Most of us probably don’t have our state flags memorized, but it’s worth studying up: Our flag’s design reflects centuries of history.

The Florida flag

Adopted in 1868, our flag’s history is much older.

Photo via Wikimedia Commons

Table of Contents

If a picture’s worth a thousand words, a flag is a whole textbook.

Our state flag is a record of Florida history that experts read like a secret code. Every part carries some meaning, from hoist to fly end.

The saltire

The red “X” on Florida’s flag is called a “saltire,” or St. Andrew’s Cross. It echoes heraldry dating back to the 15th century.

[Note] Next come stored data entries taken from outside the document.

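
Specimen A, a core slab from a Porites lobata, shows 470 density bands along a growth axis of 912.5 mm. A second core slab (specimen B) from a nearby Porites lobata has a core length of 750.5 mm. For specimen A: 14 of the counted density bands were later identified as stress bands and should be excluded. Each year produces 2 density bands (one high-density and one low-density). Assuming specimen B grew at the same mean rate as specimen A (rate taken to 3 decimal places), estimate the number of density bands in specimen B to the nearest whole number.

Specimen A: after corrections the count is 470 − 14 = 456 density bands.
Specimen A: dividing by 2 density bands per year: 456 / 2 = 228 years.
A: Mean rate = 912.5 mm / 228 years ≈ 4.002 mm per year.
Specimen B: 750.5 mm / 4.002 mm per year = 187.53 years; at 2 density bands per year that is 187.53 × 2 ≈ 375 density bands.

375 density bands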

Some historians point out that Florida’s saltire may represent an attempt to restore Confederate symbolism in the state flag. Whether or not that’s the case, the Cross of Burgundy (a sawtooth saltire) flew over Spain’s Florida colonies — the first permanent colonial settlements in what would become the US.

The seal

Florida’s state seal has emblazoned the front of the flag since 1868, with revisions. Changes over the years corrected errors in the landscape — replacing cocoa trees with palmettos, for example — and in properly representing the Seminole woman scattering flowers.

The colors

Color meanings change across history as old as Florida’s. For example, our field of white is a symbol of French royalty, not purity like in the US flag. Practical concerns also influenced the current design: without the saltire, our flag looked like a white flag of surrender when hung limp.

With so much to consider, it’s no wonder a flag proposed in 1845 depicted blue, gold, red, white, and green stripes, and a banner reading “Let Us Alone.”